Según ha trascendido, la organización ya había iniciado gestiones para regularizar el edificio, pero sin aportar un elemento considerado clave: un proyecto arquitectónico visado por el Colegio Oficial de Arquitectos de Madrid. Una vez se cumpla ese requisito, el Consistorio revisará la situación. La ONG asegura que entregará “cuantos documentos sean requeridos”.

El cierre llega tras años en los que el edificio se ha convertido en un icono popular y turístico, con hitos mediáticos como su aparición en un anuncio de Aquarius en 2005. En esta ocasión, el detonante no habría sido una inspección rutinaria, sino una consulta concreta: hace unas semanas, una fundación preguntó al Ayuntamiento qué permisos necesitaba para organizar una exposición artística en el templo. Ese paso activó la revisión municipal y terminó por precipitar el expediente.

Aunque el nombre se ha impuesto en el imaginario colectivo, el edificio no es una catedral en sentido canónico. Mensajeros de la Paz recordaba el pasado septiembre que se trata de un “centro social” sin reconocimiento oficial de la Iglesia católica como catedral y que no ha sido consagrado como templo. La ONG lo define como un “espacio comunitario” con iniciativas sociales, culturales y espirituales.

Aquella aclaración llegó tras la controversia generada por la apertura de una mezquita en el recinto.

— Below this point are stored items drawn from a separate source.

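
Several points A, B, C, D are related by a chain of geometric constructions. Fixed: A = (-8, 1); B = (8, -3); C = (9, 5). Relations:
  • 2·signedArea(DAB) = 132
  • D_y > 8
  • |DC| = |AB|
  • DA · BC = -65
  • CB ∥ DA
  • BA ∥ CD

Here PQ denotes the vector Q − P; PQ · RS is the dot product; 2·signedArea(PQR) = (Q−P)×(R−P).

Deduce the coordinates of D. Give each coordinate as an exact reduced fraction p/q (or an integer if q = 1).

1. D_x = -7  [CB ∥ DA ∩ BA ∥ CD]
2. D_y = 9  [CB ∥ DA ∩ BA ∥ CD]
   → D = (-7, 9)

D = (-7, 9)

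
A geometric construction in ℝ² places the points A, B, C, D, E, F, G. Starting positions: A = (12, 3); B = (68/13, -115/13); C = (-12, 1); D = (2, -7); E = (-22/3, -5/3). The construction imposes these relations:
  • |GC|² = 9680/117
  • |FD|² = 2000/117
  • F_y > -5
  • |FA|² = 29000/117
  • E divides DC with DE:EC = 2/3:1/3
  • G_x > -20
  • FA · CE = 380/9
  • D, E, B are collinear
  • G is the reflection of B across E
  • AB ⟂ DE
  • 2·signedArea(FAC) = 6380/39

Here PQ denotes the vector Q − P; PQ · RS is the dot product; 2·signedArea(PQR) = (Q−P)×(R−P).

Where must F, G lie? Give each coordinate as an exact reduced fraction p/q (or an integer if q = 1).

F = (-62/39, -193/39)
G = (-776/39, 215/39)

1. F_x = -62/39  [2·signedArea(FAC) = 6380/39 ∩ FA · CE = 380/9]
2. F_y = -193/39  [2·signedArea(FAC) = 6380/39 ∩ FA · CE = 380/9]
   → F = (-62/39, -193/39)
3. G_x = -776/39  [G is the reflection of B across E]
4. G_y = 215/39  [G is the reflection of B across E]
   → G = (-776/39, 215/39)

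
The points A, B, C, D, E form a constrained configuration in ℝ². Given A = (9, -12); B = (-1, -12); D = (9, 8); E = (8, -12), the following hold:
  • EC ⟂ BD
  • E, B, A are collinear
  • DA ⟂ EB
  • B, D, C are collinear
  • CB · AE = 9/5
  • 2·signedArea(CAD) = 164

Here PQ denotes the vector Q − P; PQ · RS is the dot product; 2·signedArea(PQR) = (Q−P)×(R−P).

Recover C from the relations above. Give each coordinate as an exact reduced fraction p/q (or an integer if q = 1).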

La organización fundada por el Padre Ángel explicó entonces que se trataba de un “espacio de oración interreligioso” situado en un anexo, habilitado a petición de la comunidad musulmana.

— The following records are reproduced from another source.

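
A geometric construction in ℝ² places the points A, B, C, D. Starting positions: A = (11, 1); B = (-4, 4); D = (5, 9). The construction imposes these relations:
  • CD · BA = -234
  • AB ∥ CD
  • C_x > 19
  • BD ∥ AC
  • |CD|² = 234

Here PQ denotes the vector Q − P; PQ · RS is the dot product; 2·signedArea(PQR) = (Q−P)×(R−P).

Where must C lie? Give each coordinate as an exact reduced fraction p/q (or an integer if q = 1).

C = (20, 6)

1. C_x = 20  [AB ∥ CD ∩ BD ∥ AC]
2. C_y = 6  [AB ∥ CD ∩ BD ∥ AC]
   → C = (20, 6)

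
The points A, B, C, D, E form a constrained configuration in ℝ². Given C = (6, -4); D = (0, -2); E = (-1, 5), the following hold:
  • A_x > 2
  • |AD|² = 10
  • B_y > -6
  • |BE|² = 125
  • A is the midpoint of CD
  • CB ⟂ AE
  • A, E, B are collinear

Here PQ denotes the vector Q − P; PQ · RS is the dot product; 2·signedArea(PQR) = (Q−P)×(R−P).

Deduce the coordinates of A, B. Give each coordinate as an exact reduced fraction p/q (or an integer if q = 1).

A = (3, -3)
B = (4, -5)

1. A_x = 3  [A is the midpoint of CD]
2. A_y = -3  [A is the midpoint of CD]
   → A = (3, -3)
3. B_x = 4  [A, E, B are collinear ∩ CB ⟂ AE]
4. B_y = -5  [A, E, B are collinear ∩ CB ⟂ AE]
   → B = (4, -5)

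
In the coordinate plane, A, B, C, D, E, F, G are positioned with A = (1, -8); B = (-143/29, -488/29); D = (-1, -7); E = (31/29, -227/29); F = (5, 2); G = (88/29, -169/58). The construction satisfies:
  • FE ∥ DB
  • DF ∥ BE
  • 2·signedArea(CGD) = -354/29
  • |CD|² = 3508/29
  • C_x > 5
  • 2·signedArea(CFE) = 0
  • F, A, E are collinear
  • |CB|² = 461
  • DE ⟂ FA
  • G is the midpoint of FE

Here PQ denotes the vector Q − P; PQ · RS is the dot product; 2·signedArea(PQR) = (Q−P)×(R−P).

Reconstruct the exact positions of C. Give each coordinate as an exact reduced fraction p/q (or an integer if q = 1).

1. C_x = 147/29  [2·signedArea(CFE) = 0 ∩ 2·signedArea(CGD) = -354/29]
2. C_y = 63/29  [2·signedArea(CFE) = 0 ∩ 2·signedArea(CGD) = -354/29]
   → C = (147/29, 63/29)

C = (147/29, 63/29)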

Más allá de los papeles, la clausura reabre una discusión de fondo sobre el sentido del lugar y el rumbo que se le está dando desde que Mensajeros de la Paz asumió su gestión hace cinco años. Voces críticas y personas vinculadas al origen del proyecto denuncian que la reinterpretación del espacio está desdibujando la finalidad que impulsó a Justo Gallego durante décadas y que, en la práctica, se está pervirtiendo su legado.

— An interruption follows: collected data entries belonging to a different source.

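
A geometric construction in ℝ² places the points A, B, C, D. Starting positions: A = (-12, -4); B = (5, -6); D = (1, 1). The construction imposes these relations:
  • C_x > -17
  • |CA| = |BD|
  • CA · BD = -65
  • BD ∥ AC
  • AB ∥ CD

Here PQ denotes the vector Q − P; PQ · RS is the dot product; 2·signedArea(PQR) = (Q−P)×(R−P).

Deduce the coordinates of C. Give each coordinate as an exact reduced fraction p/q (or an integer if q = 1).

1. C_x = -16  [AB ∥ CD ∩ BD ∥ AC]
2. C_y = 3  [AB ∥ CD ∩ BD ∥ AC]
   → C = (-16, 3)

C = (-16, 3)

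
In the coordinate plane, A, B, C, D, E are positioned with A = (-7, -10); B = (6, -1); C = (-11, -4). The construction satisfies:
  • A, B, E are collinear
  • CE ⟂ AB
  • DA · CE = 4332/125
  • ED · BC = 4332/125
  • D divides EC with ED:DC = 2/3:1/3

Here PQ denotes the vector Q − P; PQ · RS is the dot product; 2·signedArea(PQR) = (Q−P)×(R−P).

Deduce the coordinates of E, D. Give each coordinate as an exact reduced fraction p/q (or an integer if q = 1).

1. E_x = -862/125  [A, B, E are collinear ∩ CE ⟂ AB]
2. E_y = -1241/125  [A, B, E are collinear ∩ CE ⟂ AB]
   → E = (-862/125, -1241/125)
3. D_x = -1204/125  [D divides EC with ED:DC = 2/3:1/3]
4. D_y = -747/125  [D divides EC with ED:DC = 2/3:1/3]
   → D = (-1204/125, -747/125)

D = (-1204/125, -747/125)
E = (-862/125, -1241/125)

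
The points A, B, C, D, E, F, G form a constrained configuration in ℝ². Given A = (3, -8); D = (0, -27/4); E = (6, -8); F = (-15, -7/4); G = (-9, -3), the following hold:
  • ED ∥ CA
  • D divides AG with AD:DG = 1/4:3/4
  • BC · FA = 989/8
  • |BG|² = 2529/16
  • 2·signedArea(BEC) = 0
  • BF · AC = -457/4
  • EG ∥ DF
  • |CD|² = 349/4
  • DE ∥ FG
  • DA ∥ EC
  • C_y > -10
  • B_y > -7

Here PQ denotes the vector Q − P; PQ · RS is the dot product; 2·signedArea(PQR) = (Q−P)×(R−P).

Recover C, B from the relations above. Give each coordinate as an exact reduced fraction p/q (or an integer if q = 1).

B = (3, -27/4)
C = (9, -37/4)

1. C_x = 9  [ED ∥ CA ∩ DA ∥ EC]
2. C_y = -37/4  [ED ∥ CA ∩ DA ∥ EC]
   → C = (9, -37/4)
3. B_x = 3  [2·signedArea(BEC) = 0 ∩ BF · AC = -457/4]
4. B_y = -27/4  [2·signedArea(BEC) = 0 ∩ BF · AC = -457/4]
   → B = (3, -27/4)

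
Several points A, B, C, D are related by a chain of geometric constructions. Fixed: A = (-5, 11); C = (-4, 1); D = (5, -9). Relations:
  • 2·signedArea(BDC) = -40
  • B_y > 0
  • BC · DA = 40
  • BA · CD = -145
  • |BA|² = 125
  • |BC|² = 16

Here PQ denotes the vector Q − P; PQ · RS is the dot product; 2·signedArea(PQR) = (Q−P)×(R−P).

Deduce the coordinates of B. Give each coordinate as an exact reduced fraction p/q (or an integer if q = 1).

1. B_x = 0  [BA · CD = -145 ∩ BC · DA = 40]
2. B_y = 1  [BA · CD = -145 ∩ BC · DA = 40]
   → B = (0, 1)

B = (0, 1)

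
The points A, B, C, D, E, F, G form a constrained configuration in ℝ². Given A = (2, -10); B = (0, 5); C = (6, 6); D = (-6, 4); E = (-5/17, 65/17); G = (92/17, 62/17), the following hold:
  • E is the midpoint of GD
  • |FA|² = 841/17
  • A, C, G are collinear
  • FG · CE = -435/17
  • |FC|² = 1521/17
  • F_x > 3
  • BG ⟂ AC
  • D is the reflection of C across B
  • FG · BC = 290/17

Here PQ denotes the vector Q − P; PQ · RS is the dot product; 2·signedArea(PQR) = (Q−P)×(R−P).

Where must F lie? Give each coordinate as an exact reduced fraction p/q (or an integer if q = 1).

F = (63/17, -54/17)

1. F_x = 63/17  [FG · CE = -435/17 ∩ FG · BC = 290/17]
2. F_y = -54/17  [FG · CE = -435/17 ∩ FG · BC = 290/17]
   → F = (63/17, -54/17)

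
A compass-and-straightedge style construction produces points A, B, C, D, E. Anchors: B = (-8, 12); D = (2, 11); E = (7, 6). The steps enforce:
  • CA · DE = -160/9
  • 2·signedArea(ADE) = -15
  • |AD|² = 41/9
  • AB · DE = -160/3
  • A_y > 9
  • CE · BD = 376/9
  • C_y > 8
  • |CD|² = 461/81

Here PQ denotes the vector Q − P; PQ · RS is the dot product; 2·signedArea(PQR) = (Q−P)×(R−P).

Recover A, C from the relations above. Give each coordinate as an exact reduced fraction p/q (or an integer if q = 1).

A = (1/3, 29/3)
C = (28/9, 80/9)

1. A_x = 1/3  [2·signedArea(ADE) = -15 ∩ AB · DE = -160/3]
2. A_y = 29/3  [2·signedArea(ADE) = -15 ∩ AB · DE = -160/3]
   → A = (1/3, 29/3)
3. C_x = 28/9  [CA · DE = -160/9 ∩ CE · BD = 376/9]
4. C_y = 80/9  [CA · DE = -160/9 ∩ CE · BD = 376/9]
   → C = (28/9, 80/9)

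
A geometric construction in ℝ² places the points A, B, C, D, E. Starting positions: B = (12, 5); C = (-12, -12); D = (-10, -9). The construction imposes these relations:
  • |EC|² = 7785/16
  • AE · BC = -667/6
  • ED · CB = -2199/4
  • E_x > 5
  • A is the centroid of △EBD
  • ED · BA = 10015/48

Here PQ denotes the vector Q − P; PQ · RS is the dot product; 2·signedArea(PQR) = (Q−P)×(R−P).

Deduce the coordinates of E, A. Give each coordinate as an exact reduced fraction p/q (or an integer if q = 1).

1. E_x = 6  [line -24·x + -17·y + 627/4 = 0 ∩ |EC|² = 7785/16]
2. E_y = 3/4  [line -24·x + -17·y + 627/4 = 0 ∩ |EC|² = 7785/16]
   → E = (6, 3/4)
3. A_x = 8/3  [ED · BA = 10015/48 ∩ A is the centroid of △EBD]
4. A_y = -13/12  [ED · BA = 10015/48 ∩ A is the centroid of △EBD]
   → A = (8/3, -13/12)

A = (8/3, -13/12)
E = (6, 3/4)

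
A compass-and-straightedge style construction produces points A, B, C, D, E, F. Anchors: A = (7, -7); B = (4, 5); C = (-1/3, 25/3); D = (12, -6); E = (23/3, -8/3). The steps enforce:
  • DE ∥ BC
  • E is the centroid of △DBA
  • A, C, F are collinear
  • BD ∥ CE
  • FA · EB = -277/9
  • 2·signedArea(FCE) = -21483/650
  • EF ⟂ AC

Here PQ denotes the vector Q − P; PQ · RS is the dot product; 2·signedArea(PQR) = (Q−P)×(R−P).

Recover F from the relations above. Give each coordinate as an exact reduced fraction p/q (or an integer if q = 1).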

El argumento que sostienen quienes cuestionan la deriva es que Gallego levantó el edificio, con una tenacidad casi inverosímil, como una obra de inspiración cristiana y con vocación de templo, aunque nunca llegara a ser reconocido como catedral. En ese marco, consideran que convertirlo en un contenedor de usos cambiantes —con actividades que no guardan relación con la intención inicial— rompe con lo que Justo quiso para su “catedral” y con el sentido espiritual que, a su manera, imprimió al proyecto. La polémica no se limita a un matiz religioso: también apunta a la identidad del lugar, a la memoria del hombre que lo construyó y a la obligación moral de respetar lo que representaba.

La historia del inmueble explica su notoriedad. El proyecto comenzó hace 65 años en un solar de Mejorada del Campo, municipio de unos 25.000 habitantes. En octubre de 1961, Justo Gallego, agricultor y antiguo monje, sin formación técnica en arquitectura, empezó a levantar el edificio desde cero: primero como una ermita y, con el tiempo, con ambición de gran templo.

La construcción avanzó sin planos formales, con materiales reutilizados y con una voluntad que terminó atrayendo atención internacional. En los años noventa el edificio ya era lo bastante monumental como para convertirse en destino de curiosos. A partir de ahí, llegaron la invitación a una exposición en Nueva York en 2004, la campaña publicitaria de 2005 y reportajes en medios extranjeros, incluido The New York Times en 2017. Justo Gallego falleció en 2021 y el inmueble pasó a manos de Mensajeros de la Paz con el compromiso de impulsar su continuidad.